Americans traditionally consume vast quantities of commercial goods, much of which end up in landfills. However, lean times and heightened environmental awareness can make reusing what you already have appealing as well as important for the earth. In particular, there are used metal items all around you. You can haul them away to landfills where they will rust and be wasted, or you can “up-cycle” them into beautiful and useful objects of art for your yard and home.
A Note About Tin
When people started canning food in metal containers in the 19th century, the cans employed were mostly tin. The cans used for food in the 21st century, while sometimes made of aluminum or coated with brass, enamel or vinyl, are usually iron blended with tin to prevent corrosion by high-acid foods like fruits. Other cans are steel with a micro-thin tin coating to protect against rust. So while the general populace may refer to the cans used to hold food items as “tin cans,” it is really a misnomer.
Lanterns from Cans
Used tin cans become pretty garden lanterns when holes are punched into them in pretty designs with a nail. Michelle Gervais of Fine Gardening explains that filling the empty cans with sand or freezing them with water in them allows you to punch the design into the can without flattening it.

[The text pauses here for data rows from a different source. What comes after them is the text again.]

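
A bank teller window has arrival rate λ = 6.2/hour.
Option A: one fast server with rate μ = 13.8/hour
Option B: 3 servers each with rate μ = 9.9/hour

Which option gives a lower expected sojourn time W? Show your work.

Option A: single server μ = 13.8 (M/M/1)
  ρ_A = 6.2/13.8 = 0.4493
  W_A = 1/(μ-λ) = 1/(13.8-6.2) = 1/7.60 = 0.1316

Option B: 3 servers μ = 9.9 (M/M/3)
  ρ_B = λ/(cμ) = 6.2/(3×9.9) = 0.2088
  Offered load a = λ/μ = cρ = 6.2/9.9 = 0.6263
  P₀ = [ Σₙ₌₀^2 aⁿ/n! + a^3/(3!(1-ρ)) ]⁻¹
  Σ = a^0/0! + a^1/1! + a^2/2! = 1.0000 + 0.6263 + 0.1961 = 1.8224
  a^3/(3!(1-ρ)) = 0.2456/(6 × 0.7912) = 0.05174
  P₀ = 1/(1.8224 + 0.05174) = 0.5336
  Lq = P₀·a^3·ρ / (3!(1-ρ)²) = 0.53359 × 0.24562 × 0.20875 / (6 × 0.62607) = 0.007283
  Wq_B = Lq/λ = 0.007283/6.2 = 0.001175
  W_B = Wq_B + 1/μ = 0.001175 + 0.1010 = 0.1022

Since W_B = 0.1022 < W_A = 0.1316, Option B (multiple servers) has the shorter time in system.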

Spray paint the punched cans to make them more attractive and add string to their tops so you can hang them from trees. Set a votive candle inside each and enjoy your pretty, “free” lanterns.
Can Man Scarecrow
Make a quirky “can man” by painting various sized, washed and dried tin cans in different colors. Use large coffee cans for the head and torso, large vegetable cans for his upper legs and regular-sized cans or soup cans for the arms and lower legs. Flat tins like sardine cans work well as feet and hands. Assemble the figure by punching holes through the ends of the cans and stringing them onto heavy cord; tie the cords together to make a scarecrow-like figure. Set your can man on a stump or overturned bucket to watch over your garden.
Easy Flower Pots
Paint clean, used metal containers, such as old food cans of different sizes, empty paint buckets or even old metal coffee pots or bowls, in bright colors. Drill a hole in the bottom of each container, throw in a few pebbles or broken bits of pottery for good drainage, then fill them with potting soil. Plant your recycled flowerpots with annuals or herbs for a perky floral display set along a path or clustered on an outdoor table.
Tree Mobile and Chimes
Hang very small printed tea tins or other metal cans with pretty patterns from fishing line or stout cord to make an unusual outdoor mobile or wind chime. String a small brass bell inside each can through a hole punched in the end, then hang the chimes at different heights from a dowel or cut branch. Hang the completed mobile from a tree near a window or patio where you can hear the bells tinkle faintly when the wind blows.